63 -- Grotesqueries.

(15th century) The point is that you can't trust women, but all the fantastic images in this lyric are so attractive and enchanting that the message is thoroughly undermined.

68 -- A rousing interactive drinking song.

(15th century) Crude slapstick music-hall humor is featured in this antifeminist piece.

77 -- Smut.

(15th century) Somewhat like Old English riddles, but rather obsessively phallocentric, eh?

105 -- Reverdie love lyric, to a man?

Oh, it's to Jesus!

138 -- Much debated marian (?) lyric.

(14th century) Either this is a simple ditty about a maiden who lay around a moor and ate fruit, or it's a lot more, along Robertsonian lines, with the "mor" being the wilderness of the world under the old law before Christ (Robertson). Or it's a moor (Donaldson).

165 -- The Seven Deadly Sins.

This February 15th dream vision describes a procession of the sins. Pride comes first, but why is Sloth not last? Does the poet have a personal bitch against a glutton?

181 -- Marian love song.

(15th century) Only briefly might we take this to be a standard love song before the Marian clues surface.
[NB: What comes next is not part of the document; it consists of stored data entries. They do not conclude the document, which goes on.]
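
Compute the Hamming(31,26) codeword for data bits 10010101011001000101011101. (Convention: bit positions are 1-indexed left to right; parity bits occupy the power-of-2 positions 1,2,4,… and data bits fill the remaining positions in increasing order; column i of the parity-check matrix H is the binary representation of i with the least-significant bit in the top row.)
Codeword c = d · G (mod 2), d = 10010101011001000101011101:
  c[0] = d·G[:,0] = (10010101011001000101011101)·(11011010101101010101010101) mod 2 = 1+0+0+1+0+0+0+0+0+0+1+0+0+1+0+0+0+1+0+1+0+1+0+1+0+1 mod 2 = 1
  c[1] = d·G[:,1] = (10010101011001000101011101)·(10110110011011001100110011) mod 2 = 1+0+0+1+0+1+0+0+0+1+1+0+0+1+0+0+0+1+0+0+0+1+0+0+0+1 mod 2 = 1
  c[2] = d·G[:,2] = (10010101011001000101011101)·(10000000000000000000000000) mod 2 = 1+0+0+0+0+0+0+0+0+0+0+0+0+0+0+0+0+0+0+0+0+0+0+0+0+0 mod 2 = 1
  c[3] = d·G[:,3] = (10010101011001000101011101)·(01110001111000111100001111) mod 2 = 0+0+0+1+0+0+0+1+0+1+1+0+0+0+0+0+0+1+0+0+0+0+1+1+0+1 mod 2 = 0
  c[4] = d·G[:,4] = (10010101011001000101011101)·(01000000000000000000000000) mod 2 = 0+0+0+0+0+0+0+0+0+0+0+0+0+0+0+0+0+0+0+0+0+0+0+0+0+0 mod 2 = 0
  c[5] = d·G[:,5] = (10010101011001000101011101)·(00100000000000000000000000) mod 2 = 0+0+0+0+0+0+0+0+0+0+0+0+0+0+0+0+0+0+0+0+0+0+0+0+0+0 mod 2 = 0
  c[6] = d·G[:,6] = (10010101011001000101011101)·(00010000000000000000000000) mod 2 = 0+0+0+1+0+0+0+0+0+0+0+0+0+0+0+0+0+0+0+0+0+0+0+0+0+0 mod 2 = 1
  c[7] = d·G[:,7] = (10010101011001000101011101)·(00001111111000000011111111) mod 2 = 0+0+0+0+0+1+0+1+0+1+1+0+0+0+0+0+0+0+0+1+0+1+1+1+0+1 mod 2 = 1
  c[8] = d·G[:,8] = (10010101011001000101011101)·(00001000000000000000000000) mod 2 = 0+0+0+0+0+0+0+0+0+0+0+0+0+0+0+0+0+0+0+0+0+0+0+0+0+0 mod 2 = 0
  c[9] = d·G[:,9] = (10010101011001000101011101)·(00000100000000000000000000) mod 2 = 0+0+0+0+0+1+0+0+0+0+0+0+0+0+0+0+0+0+0+0+0+0+0+0+0+0 mod 2 = 1
  c[10] = d·G[:,10] = (10010101011001000101011101)·(00000010000000000000000000) mod 2 = 0+0+0+0+0+0+0+0+0+0+0+0+0+0+0+0+0+0+0+0+0+0+0+0+0+0 mod 2 = 0
  c[11] = d·G[:,11] = (10010101011001000101011101)·(00000001000000000000000000) mod 2 = 0+0+0+0+0+0+0+1+0+0+0+0+0+0+0+0+0+0+0+0+0+0+0+0+0+0 mod 2 = 1
  c[12] = d·G[:,12] = (10010101011001000101011101)·(00000000100000000000000000) mod 2 = 0+0+0+0+0+0+0+0+0+0+0+0+0+0+0+0+0+0+0+0+0+0+0+0+0+0 mod 2 = 0
  c[13] = d·G[:,13] = (10010101011001000101011101)·(00000000010000000000000000) mod 2 = 0+0+0+0+0+0+0+0+0+1+0+0+0+0+0+0+0+0+0+0+0+0+0+0+0+0 mod 2 = 1
  c[14] = d·G[:,14] = (10010101011001000101011101)·(00000000001000000000000000) mod 2 = 0+0+0+0+0+0+0+0+0+0+1+0+0+0+0+0+0+0+0+0+0+0+0+0+0+0 mod 2 = 1
  c[15] = d·G[:,15] = (10010101011001000101011101)·(00000000000111111111111111) mod 2 = 0+0+0+0+0+0+0+0+0+0+0+0+0+1+0+0+0+1+0+1+0+1+1+1+0+1 mod 2 = 1
  c[16] = d·G[:,16] = (10010101011001000101011101)·(00000000000100000000000000) mod 2 = 0+0+0+0+0+0+0+0+0+0+0+0+0+0+0+0+0+0+0+0+0+0+0+0+0+0 mod 2 = 0
  c[17] = d·G[:,17] = (10010101011001000101011101)·(00000000000010000000000000) mod 2 = 0+0+0+0+0+0+0+0+0+0+0+0+0+0+0+0+0+0+0+0+0+0+0+0+0+0 mod 2 = 0
  c[18] = d·G[:,18] = (10010101011001000101011101)·(00000000000001000000000000) mod 2 = 0+0+0+0+0+0+0+0+0+0+0+0+0+1+0+0+0+0+0+0+0+0+0+0+0+0 mod 2 = 1
  c[19] = d·G[:,19] = (10010101011001000101011101)·(00000000000000100000000000) mod 2 = 0+0+0+0+0+0+0+0+0+0+0+0+0+0+0+0+0+0+0+0+0+0+0+0+0+0 mod 2 = 0
  c[20] = d·G[:,20] = (10010101011001000101011101)·(00000000000000010000000000) mod 2 = 0+0+0+0+0+0+0+0+0+0+0+0+0+0+0+0+0+0+0+0+0+0+0+0+0+0 mod 2 = 0
  c[21] = d·G[:,21] = (10010101011001000101011101)·(00000000000000001000000000) mod 2 = 0+0+0+0+0+0+0+0+0+0+0+0+0+0+0+0+0+0+0+0+0+0+0+0+0+0 mod 2 = 0
  c[22] = d·G[:,22] = (10010101011001000101011101)·(00000000000000000100000000) mod 2 = 0+0+0+0+0+0+0+0+0+0+0+0+0+0+0+0+0+1+0+0+0+0+0+0+0+0 mod 2 = 1
  c[23] = d·G[:,23] = (10010101011001000101011101)·(00000000000000000010000000) mod 2 = 0+0+0+0+0+0+0+0+0+0+0+0+0+0+0+0+0+0+0+0+0+0+0+0+0+0 mod 2 = 0
  c[24] = d·G[:,24] = (10010101011001000101011101)·(00000000000000000001000000) mod 2 = 0+0+0+0+0+0+0+0+0+0+0+0+0+0+0+0+0+0+0+1+0+0+0+0+0+0 mod 2 = 1
  c[25] = d·G[:,25] = (10010101011001000101011101)·(00000000000000000000100000) mod 2 = 0+0+0+0+0+0+0+0+0+0+0+0+0+0+0+0+0+0+0+0+0+0+0+0+0+0 mod 2 = 0
  c[26] = d·G[:,26] = (10010101011001000101011101)·(00000000000000000000010000) mod 2 = 0+0+0+0+0+0+0+0+0+0+0+0+0+0+0+0+0+0+0+0+0+1+0+0+0+0 mod 2 = 1
  c[27] = d·G[:,27] = (10010101011001000101011101)·(00000000000000000000001000) mod 2 = 0+0+0+0+0+0+0+0+0+0+0+0+0+0+0+0+0+0+0+0+0+0+1+0+0+0 mod 2 = 1
  c[28] = d·G[:,28] = (10010101011001000101011101)·(00000000000000000000000100) mod 2 = 0+0+0+0+0+0+0+0+0+0+0+0+0+0+0+0+0+0+0+0+0+0+0+1+0+0 mod 2 = 1
  c[29] = d·G[:,29] = (10010101011001000101011101)·(00000000000000000000000010) mod 2 = 0+0+0+0+0+0+0+0+0+0+0+0+0+0+0+0+0+0+0+0+0+0+0+0+0+0 mod 2 = 0
  c[30] = d·G[:,30] = (10010101011001000101011101)·(00000000000000000000000001) mod 2 = 0+0+0+0+0+0+0+0+0+0+0+0+0+0+0+0+0+0+0+0+0+0+0+0+0+1 mod 2 = 1
Codeword = 1110001101010111001000101011101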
188 -- Courtly love to Mary.

(15th century) This one is subtler and seduces the listener into thinking we're drooling over a courtly lady before the lyric delivers the twist.

211 -- "Abide, gud men."

Jesus is rarely the speaker in songs. It seems like a more human approach than preaching, but it makes Jesus into one. It always fails to put doctrine into the mouth of God.


Works Cited

Middle English Lyrics. Ed. Maxwell S. Luria and Richard L. Hoffman. NY: W.W. Norton & Co., Inc., 1974.